Dans ces chroniques d'un mec qui se lève le mercredi pour se coucher le dimanche, il se dessine comme un vagabond dans un perpétuel état second, quelqu'un qui fraude la vie par volonté d'échapper à un quotidien devenu trop compliqué. En fait, il n'y a guère que ses éclairs de lucidité pour rythmer ce disque: pour le reste, chaque couplet ressemble à un immense flirt avec la faucheuse. Lui-même l'entonne, d'un air goguenard sur "Carcosa": "tu serais déjà mort si tu avais la vie que je mène". On a très envie de le croire: en dehors de cette unique respiration FM, Tout me fait rire est un festival d'images dures, à l'écriture vraie et poignante.
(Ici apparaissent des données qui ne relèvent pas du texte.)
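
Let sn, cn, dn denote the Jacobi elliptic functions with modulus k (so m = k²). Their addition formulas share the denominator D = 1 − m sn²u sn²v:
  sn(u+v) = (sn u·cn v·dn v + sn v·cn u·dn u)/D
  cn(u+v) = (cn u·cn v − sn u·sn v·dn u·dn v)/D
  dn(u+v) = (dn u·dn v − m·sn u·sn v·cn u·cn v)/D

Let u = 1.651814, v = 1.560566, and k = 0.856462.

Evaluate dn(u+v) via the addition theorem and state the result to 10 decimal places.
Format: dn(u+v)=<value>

dn(u+v)=0.7255988760

sn u = 0.968267345600515, cn u = 0.2499166810033553, dn u = 0.5588271079815752
sn v = 0.9540359145980054, cn v = 0.2996922982946799, dn v = 0.5765023257908105
m = k² = 0.733527157444
D = 1 − m·sn²u·sn²v = 0.3740549392907992
dn(u+v) = (dn u·dn v − m·sn u·sn v·cn u·cn v)/D = 0.2714138435021743/0.3740549392907992 = 0.7255988759746619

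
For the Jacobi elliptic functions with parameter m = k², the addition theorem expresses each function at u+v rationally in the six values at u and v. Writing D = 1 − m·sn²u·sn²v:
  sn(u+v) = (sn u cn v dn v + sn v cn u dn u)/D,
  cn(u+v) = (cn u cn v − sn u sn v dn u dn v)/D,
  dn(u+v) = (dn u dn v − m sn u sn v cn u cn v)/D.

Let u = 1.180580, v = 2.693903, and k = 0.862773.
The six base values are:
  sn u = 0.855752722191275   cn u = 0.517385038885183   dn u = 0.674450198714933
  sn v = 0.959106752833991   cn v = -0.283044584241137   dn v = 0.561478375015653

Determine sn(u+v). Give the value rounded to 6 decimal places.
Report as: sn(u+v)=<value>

m = k² = 0.744377249529
D = 1 − m·sn²u·sn²v = 0.4985546972447046
sn(u+v) = (sn u·cn v·dn v + sn v·cn u·dn u)/D = 0.1986815821229478/0.4985546972447046 = 0.3985151142311458

sn(u+v)=0.398515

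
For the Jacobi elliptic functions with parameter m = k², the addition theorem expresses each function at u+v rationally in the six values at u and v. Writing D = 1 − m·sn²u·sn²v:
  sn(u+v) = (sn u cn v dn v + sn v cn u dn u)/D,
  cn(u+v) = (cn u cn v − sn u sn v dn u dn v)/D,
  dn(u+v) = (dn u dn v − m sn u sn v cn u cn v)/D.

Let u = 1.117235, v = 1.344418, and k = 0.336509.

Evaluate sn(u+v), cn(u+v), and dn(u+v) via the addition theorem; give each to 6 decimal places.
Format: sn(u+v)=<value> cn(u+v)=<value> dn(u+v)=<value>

sn u = 0.8897389733773625, cn u = 0.4564696695875828, dn u = 0.9541260623547254
sn v = 0.9668233535385257, cn v = 0.2554458906549858, dn v = 0.9455954670054715
m = k² = 0.113238307081
D = 1 − m·sn²u·sn²v = 0.9162060117892495
sn(u+v) = (sn u·cn v·dn v + sn v·cn u·dn u)/D = 0.6359952898816721/0.9162060117892495 = 0.6941618824784213
cn(u+v) = (cn u·cn v − sn u·sn v·dn u·dn v)/D = -0.6595024240191163/0.9162060117892495 = -0.7198189223089474
dn(u+v) = (dn u·dn v − m·sn u·sn v·cn u·cn v)/D = 0.8908589631454264/0.9162060117892495 = 0.9723347715277232

sn(u+v)=0.694162 cn(u+v)=-0.719819 dn(u+v)=0.972335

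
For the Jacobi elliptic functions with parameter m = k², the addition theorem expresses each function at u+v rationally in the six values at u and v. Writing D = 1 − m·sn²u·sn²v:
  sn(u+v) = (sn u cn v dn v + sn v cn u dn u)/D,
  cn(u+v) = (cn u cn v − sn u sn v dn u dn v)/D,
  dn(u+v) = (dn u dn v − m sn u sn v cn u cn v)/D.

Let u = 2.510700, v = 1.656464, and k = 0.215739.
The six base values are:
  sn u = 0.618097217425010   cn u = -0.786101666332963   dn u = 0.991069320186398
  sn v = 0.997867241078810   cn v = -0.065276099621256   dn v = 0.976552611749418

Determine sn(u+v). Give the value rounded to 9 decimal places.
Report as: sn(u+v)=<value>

m = k² = 0.046543316121
D = 1 − m·sn²u·sn²v = 0.9822941642753479
sn(u+v) = (sn u·cn v·dn v + sn v·cn u·dn u)/D = -0.8168205959164516/0.9822941642753479 = -0.8315437733655188

sn(u+v)=-0.831543773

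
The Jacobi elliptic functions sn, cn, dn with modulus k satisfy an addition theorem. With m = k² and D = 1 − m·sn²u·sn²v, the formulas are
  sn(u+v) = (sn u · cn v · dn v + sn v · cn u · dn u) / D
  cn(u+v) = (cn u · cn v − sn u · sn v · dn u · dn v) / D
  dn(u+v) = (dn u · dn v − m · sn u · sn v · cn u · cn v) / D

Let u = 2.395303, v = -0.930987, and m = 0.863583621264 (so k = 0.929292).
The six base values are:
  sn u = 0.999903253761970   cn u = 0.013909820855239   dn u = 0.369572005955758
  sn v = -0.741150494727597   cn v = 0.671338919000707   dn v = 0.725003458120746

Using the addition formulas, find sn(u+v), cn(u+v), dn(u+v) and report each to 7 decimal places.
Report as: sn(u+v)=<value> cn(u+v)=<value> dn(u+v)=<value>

sn(u+v)=0.9184819 cn(u+v)=0.3954631 dn(u+v)=0.5210309

m = k² = 0.863583621264
D = 1 − m·sn²u·sn²v = 0.5257217968701202
sn(u+v) = (sn u·cn v·dn v + sn v·cn u·dn u)/D = 0.4828659314049829/0.5257217968701202 = 0.9184818553838184
cn(u+v) = (cn u·cn v − sn u·sn v·dn u·dn v)/D = 0.2079035834052561/0.5257217968701202 = 0.395463122592611
dn(u+v) = (dn u·dn v − m·sn u·sn v·cn u·cn v)/D = 0.2739172789413465/0.5257217968701202 = 0.5210308580928363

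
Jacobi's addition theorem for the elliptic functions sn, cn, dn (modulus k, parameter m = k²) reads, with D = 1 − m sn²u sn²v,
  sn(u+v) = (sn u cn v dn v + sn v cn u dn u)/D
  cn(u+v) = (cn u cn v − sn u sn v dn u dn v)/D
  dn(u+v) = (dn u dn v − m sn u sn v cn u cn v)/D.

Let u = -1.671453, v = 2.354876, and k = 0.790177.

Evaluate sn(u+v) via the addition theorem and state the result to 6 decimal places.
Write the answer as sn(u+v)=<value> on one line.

sn u = -0.9822001844749736, cn u = 0.1878371571796376, dn u = 0.630595092715231
sn v = 0.9724844739988275, cn v = -0.2329676969693951, dn v = 0.6399280111583379
m = k² = 0.624379691329
D = 1 − m·sn²u·sn²v = 0.4303420741541826
sn(u+v) = (sn u·cn v·dn v + sn v·cn u·dn u)/D = 0.2616189108012762/0.4303420741541826 = 0.6079324484260017

sn(u+v)=0.607932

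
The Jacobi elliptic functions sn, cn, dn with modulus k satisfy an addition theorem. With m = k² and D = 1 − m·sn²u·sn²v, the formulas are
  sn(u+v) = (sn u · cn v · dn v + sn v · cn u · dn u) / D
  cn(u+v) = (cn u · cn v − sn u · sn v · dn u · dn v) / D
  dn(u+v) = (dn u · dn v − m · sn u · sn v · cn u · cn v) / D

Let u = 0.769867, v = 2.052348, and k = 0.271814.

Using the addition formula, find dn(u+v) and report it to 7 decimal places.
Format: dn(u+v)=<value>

dn(u+v)=0.9949226

sn u = 0.6924531527990963, cn u = 0.7214628411627251, dn u = 0.9821271866898382
sn v = 0.9067327783538444, cn v = -0.4217056659077729, dn v = 0.9691522870747155
m = k² = 0.073882850596
D = 1 − m·sn²u·sn²v = 0.9708738508734317
dn(u+v) = (dn u·dn v − m·sn u·sn v·cn u·cn v)/D = 0.965944375223502/0.9708738508734317 = 0.9949226404177073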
Plus qu'un disque, ce projet est une réelle thérapie dans laquelle Loïs dresse le récit cauchemardesque de ses relations aux drogues dures, évoque le décès de son ami Bilal. Mais il y a surtout l'exceptionnel salut qu'il place en la volonté de voir grandir son enfant dans un futur proche, seul point de lumière d'un album volontairement consommé par le noir.

Ce disque aurait déjà été un vrai diamant sur ses seules qualités de ses lyrics. Mais produit DFHDGB oblige, il faut ajouter à cette victoire la richesse de son esthétique, et son épatante variété. Ainsi, si son propos n'a jamais été aussi fort et dur, c'est parce que Loïs est en pleine possession de ses moyens, et qu'il éprouve moins le besoin d'invoquer L.O.A.S pour s'exprimer avec justesse. Symptôme de cet aboutissement, Tout me fait rire est un disque moins rappé que chanté, qui prouve avec un certain succès que le laboratoire de DFHDGB relève aujourd'hui plus du répertoire d'Alain Bashung que de celui de Biffty ou Vald. L.O.A.S n'a en tout cas plus grand chose de white trash à offrir à son public, et préfère orchestrer de vrais projets monochromes, plutôt que de s'enterrer dans une posture adolescente qui n'a aujourd'hui plus aucun sens. Mais quand on y pense, est-ce qu'elle en avait vraiment eu un ?

Quand le disque se termine sur "Crystanthèmes", avec l'aide précieuse du jeune Shkyd, on a le sentiment que L.O.A.S a définitivement raccroché son costume d'anti-héros. Sur cette conclusion, l'épais tissu de haine et de douleur qu'il a tricoté sur son premier disque semble se désintégrer, comme pour mieux distinguer L.O.A.S le dandy énervé de Loïs le raconteur d'histoires désabusé - mais finalement apaisé. Il y a d'ailleurs quelque chose de presque biblique dans cette confrontation entre les deux facettes d'un seul et même personnage. Une chose est certaine en tout cas: on ne retrouvera jamais L.O.A.S aussi tourmenté que sur ce disque d'exception. Et quelque part c'est tant mieux, car la vraie force de Tout me fait rire est le grain unique de sa fresque, dans laquelle on aime se perdre pour mieux y revenir ensuite. Un grand disque, rien de moins.